Tra i tanti cambiamenti che il coronavirus ha introdotto nelle nostre vite, c’è sicuramente il modo in cui sta modificando gli spazi comuni, e in particolare i luoghi di lavoro. Se nel mondo si cercano ancora soluzioni per riaprire in sicurezza cinema, teatri, stadi e in genere i grandi luoghi di aggregazione sociale, gli uffici hanno già iniziato a cambiare. Niente più sale riunioni affollate, open space o assembramenti di fronte alla macchinetta del caffè: l’ufficio, nell’epoca post Covid, potrebbe ritornare ai vecchi cubicoli, almeno fino al contenimento della fase più acuta dell’emergenza sanitaria. Ecco alcune delle soluzioni che si prospettano all’orizzonte per i lavoratori e che, in molti casi, sono già diventate realtà.
Posizioni distanziate e giornate alterne tra colleghi
Secondo gli esperti intervistati dalla Bbc, nell’immediato non ci saranno troppi stravolgimenti. D’altronde il cambiamento più grande è già avvenuto, ovvero la massa di lavoratori che, negli ultimi tre mesi, si è riversata nelle proprie case e ha lavorato da lì. Chi torna in ufficio ora sperimenterà alcune, semplici ma radicali, differenze. In molte aziende, le scrivanie sono state distanziate e, dove è stato possibile, sono stati montati dei divisori per separare le postazioni.

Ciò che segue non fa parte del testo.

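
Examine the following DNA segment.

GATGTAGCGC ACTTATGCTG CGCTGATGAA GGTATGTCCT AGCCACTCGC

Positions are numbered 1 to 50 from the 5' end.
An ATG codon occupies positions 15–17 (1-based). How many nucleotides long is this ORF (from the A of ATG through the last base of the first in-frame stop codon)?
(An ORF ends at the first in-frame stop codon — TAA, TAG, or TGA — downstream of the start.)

12

Codons from position 15: ATG (15–17), CTG (18–20), CGC (21–23), TGA (24–26).
TGA is the first in-frame stop; ORF spans 15–26, 12 nucleotides.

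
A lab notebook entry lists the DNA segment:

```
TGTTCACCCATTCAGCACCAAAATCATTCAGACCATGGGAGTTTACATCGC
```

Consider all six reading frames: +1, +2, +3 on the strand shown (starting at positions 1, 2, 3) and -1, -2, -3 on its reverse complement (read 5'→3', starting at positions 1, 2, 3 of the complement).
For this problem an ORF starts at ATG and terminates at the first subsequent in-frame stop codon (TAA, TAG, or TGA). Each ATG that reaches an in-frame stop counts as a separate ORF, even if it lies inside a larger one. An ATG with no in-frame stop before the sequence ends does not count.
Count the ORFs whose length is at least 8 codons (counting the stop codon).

1

Reverse complement (5'→3'): GCGATGTAAACTCCCATGGTCTGAATGATTTTGGTGCTGAATGGGTGAACA
Frame +1: TGT TCA CCC ATT CAG CAC CAA AAT CAT TCA GAC CAT GGG AGT TTA CAT CGC — no ATG→stop ORF.
Frame +2: GTT CAC CCA TTC AGC ACC AAA ATC ATT CAG ACC ATG GGA GTT TAC ATC — no ATG→stop ORF.
Frame +3: TTC ACC CAT TCA GCA CCA AAA TCA TTC AGA CCA TGG GAG TTT ACA TCG — no ATG→stop ORF.
Frame -1: GCG ATG TAA ACT CCC ATG GTC TGA ATG ATT TTG GTG CTG AAT GGG TGA ACA — ATG at 4, stop TAA at 7 → 6 nt; ATG at 16, stop TGA at 22 → 9 nt; ATG at 25, stop TGA at 46 → 24 nt.
Frame -2: CGA TGT AAA CTC CCA TGG TCT GAA TGA TTT TGG TGC TGA ATG GGT GAA — no ATG→stop ORF.
Frame -3: GAT GTA AAC TCC CAT GGT CTG AAT GAT TTT GGT GCT GAA TGG GTG AAC — no ATG→stop ORF.
ORFs ≥ 8 codons: frame -1 25–48 (8 codons). Count = 1.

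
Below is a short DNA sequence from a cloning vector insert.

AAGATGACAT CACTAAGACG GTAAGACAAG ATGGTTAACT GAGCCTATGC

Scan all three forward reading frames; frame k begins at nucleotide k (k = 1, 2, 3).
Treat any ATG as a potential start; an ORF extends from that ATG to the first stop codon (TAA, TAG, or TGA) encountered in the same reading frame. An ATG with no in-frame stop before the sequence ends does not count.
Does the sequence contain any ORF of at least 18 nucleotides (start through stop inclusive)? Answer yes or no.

yes

Frame 1: AAG ATG ACA TCA CTA AGA CGG TAA GAC AAG ATG GTT AAC TGA GCC TAT — ATG at 4, stop TAA at 22 → 21 nt; ATG at 31, stop TGA at 40 → 12 nt.
Frame 2: AGA TGA CAT CAC TAA GAC GGT AAG ACA AGA TGG TTA ACT GAG CCT ATG — no ATG→stop ORF.
Frame 3: GAT GAC ATC ACT AAG ACG GTA AGA CAA GAT GGT TAA CTG AGC CTA TGC — no ATG→stop ORF.
Frame 1 has an ORF of 21 nucleotides (positions 4–24) ≥ 18, so yes.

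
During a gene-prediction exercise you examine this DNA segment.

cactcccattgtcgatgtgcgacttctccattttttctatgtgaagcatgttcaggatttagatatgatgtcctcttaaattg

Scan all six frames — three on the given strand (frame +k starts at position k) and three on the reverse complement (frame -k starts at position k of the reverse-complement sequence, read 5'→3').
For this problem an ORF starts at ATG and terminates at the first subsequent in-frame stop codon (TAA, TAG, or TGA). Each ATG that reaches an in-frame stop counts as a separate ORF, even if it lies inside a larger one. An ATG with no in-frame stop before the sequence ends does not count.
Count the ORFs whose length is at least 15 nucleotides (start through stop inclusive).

Reverse complement (5'→3'): CAATTTAAGAGGACATCATATCTAAATCCTGAACATGCTTCACATAGAAAAAATGGAGAAGTCGCACATCGACAATGGGAGTG
Frame +1: CAC TCC CAT TGT CGA TGT GCG ACT TCT CCA TTT TTT CTA TGT GAA GCA TGT TCA GGA TTT AGA TAT GAT GTC CTC TTA AAT — no ATG→stop ORF.
Frame +2: ACT CCC ATT GTC GAT GTG CGA CTT CTC CAT TTT TTC TAT GTG AAG CAT GTT CAG GAT TTA GAT ATG ATG TCC TCT TAA ATT — ATG at 65, stop TAA at 77 → 15 nt; ATG at 68, stop TAA at 77 → 12 nt.
Frame +3: CTC CCA TTG TCG ATG TGC GAC TTC TCC ATT TTT TCT ATG TGA AGC ATG TTC AGG ATT TAG ATA TGA TGT CCT CTT AAA TTG — ATG at 15, stop TGA at 42 → 30 nt; ATG at 39, stop TGA at 42 → 6 nt; ATG at 48, stop TAG at 60 → 15 nt.
Frame -1: CAA TTT AAG AGG ACA TCA TAT CTA AAT CCT GAA CAT GCT TCA CAT AGA AAA AAT GGA GAA GTC GCA CAT CGA CAA TGG GAG — no ATG→stop ORF.
Frame -2: AAT TTA AGA GGA CAT CAT ATC TAA ATC CTG AAC ATG CTT CAC ATA GAA AAA ATG GAG AAG TCG CAC ATC GAC AAT GGG AGT — no ATG→stop ORF.
Frame -3: ATT TAA GAG GAC ATC ATA TCT AAA TCC TGA ACA TGC TTC ACA TAG AAA AAA TGG AGA AGT CGC ACA TCG ACA ATG GGA GTG — no ATG→stop ORF.
ORFs ≥ 15 nucleotides: frame +2 65–79 (15 nucleotides), frame +3 15–44 (30 nucleotides), frame +3 48–62 (15 nucleotides). Count = 3.

3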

Un’altra nuova abitudine dell’era Covid è quella delle presenze controllate: difficilmente gli uffici che solitamente sono affollati faranno ritornare tutti nello stesso momento. È più probabile si torni a turni, mantenendo un numero molto limitato di persone nello stesso spazio e facendo a rotazione tra i colleghi. Se il distanziamento è garantito, si potrà lavorare senza la mascherina, ma le aziende ora si attrezzano per garantire il gel disinfettante e incentivare il lavaggio della mani. «Mi piace l’idea che lavarsi le mani prima di entrare in un luogo pubblico diventi una sorta di nuovo rituale», ha detto alla Bbc Brent Capron, Interior Designer Director dello studio Perkins & Will di New York.

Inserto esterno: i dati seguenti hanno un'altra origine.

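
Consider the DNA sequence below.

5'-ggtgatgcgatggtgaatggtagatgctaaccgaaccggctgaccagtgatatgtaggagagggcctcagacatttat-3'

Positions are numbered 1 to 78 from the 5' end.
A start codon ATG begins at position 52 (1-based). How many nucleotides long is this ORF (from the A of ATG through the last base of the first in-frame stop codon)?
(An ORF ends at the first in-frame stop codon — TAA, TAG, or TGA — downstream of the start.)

Codons from position 52: ATG (52–54), TAG (55–57).
TAG is the first in-frame stop; ORF spans 52–57, 6 nucleotides.

6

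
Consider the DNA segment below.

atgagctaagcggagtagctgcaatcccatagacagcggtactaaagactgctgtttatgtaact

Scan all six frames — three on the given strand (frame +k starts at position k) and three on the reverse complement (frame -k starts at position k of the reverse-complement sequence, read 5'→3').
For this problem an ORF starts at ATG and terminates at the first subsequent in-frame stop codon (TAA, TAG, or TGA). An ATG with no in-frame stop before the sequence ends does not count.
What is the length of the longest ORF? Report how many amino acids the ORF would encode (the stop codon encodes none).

Reverse complement (5'→3'): AGTTACATAAACAGCAGTCTTTAGTACCGCTGTCTATGGGATTGCAGCTACTCCGCTTAGCTCAT
Frame +1: ATG AGC TAA GCG GAG TAG CTG CAA TCC CAT AGA CAG CGG TAC TAA AGA CTG CTG TTT ATG TAA — ATG at 1, stop TAA at 7 → 9 nt; ATG at 58, stop TAA at 61 → 6 nt.
Frame +2: TGA GCT AAG CGG AGT AGC TGC AAT CCC ATA GAC AGC GGT ACT AAA GAC TGC TGT TTA TGT AAC — no ATG→stop ORF.
Frame +3: GAG CTA AGC GGA GTA GCT GCA ATC CCA TAG ACA GCG GTA CTA AAG ACT GCT GTT TAT GTA ACT — no ATG→stop ORF.
Frame -1: AGT TAC ATA AAC AGC AGT CTT TAG TAC CGC TGT CTA TGG GAT TGC AGC TAC TCC GCT TAG CTC — no ATG→stop ORF.
Frame -2: GTT ACA TAA ACA GCA GTC TTT AGT ACC GCT GTC TAT GGG ATT GCA GCT ACT CCG CTT AGC TCA — no ATG→stop ORF.
Frame -3: TTA CAT AAA CAG CAG TCT TTA GTA CCG CTG TCT ATG GGA TTG CAG CTA CTC CGC TTA GCT CAT — no ATG→stop ORF.
Longest: frame +1, positions 1–9, 9 nt = 3 codons = 2 aa. → 2 amino acids.

2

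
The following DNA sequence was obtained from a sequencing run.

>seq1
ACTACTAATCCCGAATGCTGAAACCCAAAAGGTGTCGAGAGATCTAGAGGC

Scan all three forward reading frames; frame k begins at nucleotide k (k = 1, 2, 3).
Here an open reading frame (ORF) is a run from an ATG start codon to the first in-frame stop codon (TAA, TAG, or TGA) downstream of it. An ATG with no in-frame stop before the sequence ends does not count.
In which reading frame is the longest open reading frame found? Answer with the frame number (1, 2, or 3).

Frame 1: ACT ACT AAT CCC GAA TGC TGA AAC CCA AAA GGT GTC GAG AGA TCT AGA GGC — no ATG→stop ORF.
Frame 2: CTA CTA ATC CCG AAT GCT GAA ACC CAA AAG GTG TCG AGA GAT CTA GAG — no ATG→stop ORF.
Frame 3: TAC TAA TCC CGA ATG CTG AAA CCC AAA AGG TGT CGA GAG ATC TAG AGG — ATG at 15, stop TAG at 45 → 33 nt.
Longest ORF is 33 nt in frame 3 (positions 15–47).

3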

Uffici “contactless” e sanificati come ospedali
Per quanto riguarda il futuro, invece, l’esperienza della pandemia apporterà dei cambiamenti più profondi nel ridisegnare lo spazio condiviso. Intanto gli esperti prevedono che sempre meno attività richiederanno l’utilizzo diretto delle nostre mani: come in altri settori, il virus darà infatti la spinta definitiva verso una più ampia e diffusa digitalizzazione. Non è difficile immaginare che, per gestire gli spazi comuni, ci verrà richiesto sempre meno di schiacciare bottoni o toccare superfici: dalla macchinetta del caffè all’entrata in ufficio, si potrebbe gestire tutto da remoto tramite un’app che le aziende si preoccuperanno di sviluppare per i propri dipendenti.
Nuovi sistemi di sanificazione verranno installati, sia a livello di areazione che di rivestimenti: ci sono già dei tappeti che sono in grado di disinfettare la suola delle scarpe e sono stati installati nelle aziende più all’avanguardia (in Italia da Ferrari). La questione del rilevamento della temperatura all’ingresso, invece, è più delicata, perché solleva questioni di privacy. Certamente la pandemia ha reso del tutto inaccettabile socialmente l’idea di recarsi a lavoro ammalati, perché abbiamo sperimentato le conseguenze disastrose del contagio. Nel lungo periodo, si prevede che questa nuova consapevolezza della società sulle malattie contagiose «potrebbe inaugurare un nuovo tipo di ufficio», che per molti versi sarà più simile a un ospedale che a un open space come quelli cui eravamo abituati.
I problemi dello smart working
Gran parte del lavoro futuro potrà allora essere svolto da casa, attraverso le piattaforme digitali come Zoom che tutti, in questi mesi, abbiamo imparato a utilizzare. Ed è perciò probabile che anche lo spazio nelle nostre case si modificherà di conseguenza, prevedendo nuovamente uno “studio” dove sia possibile isolarsi per lavorare, fare videochiamate, studiare. Allo stesso tempo, sarà impossibile sostituire del tutto il confronto reale nelle dinamiche lavorative. Un altro fattore da tenere in considerazione, poi, è la difficoltà di molti nel lavorare da casa: come scriveva Barbara Rachetti qui su Donna Moderna, infatti, in troppi casi, soprattutto in Italia, lo smart working non è davvero “smart”, tra limiti tecnologici e incombenze familiari. Un problema che ci portiamo anche nell’epoca post virus.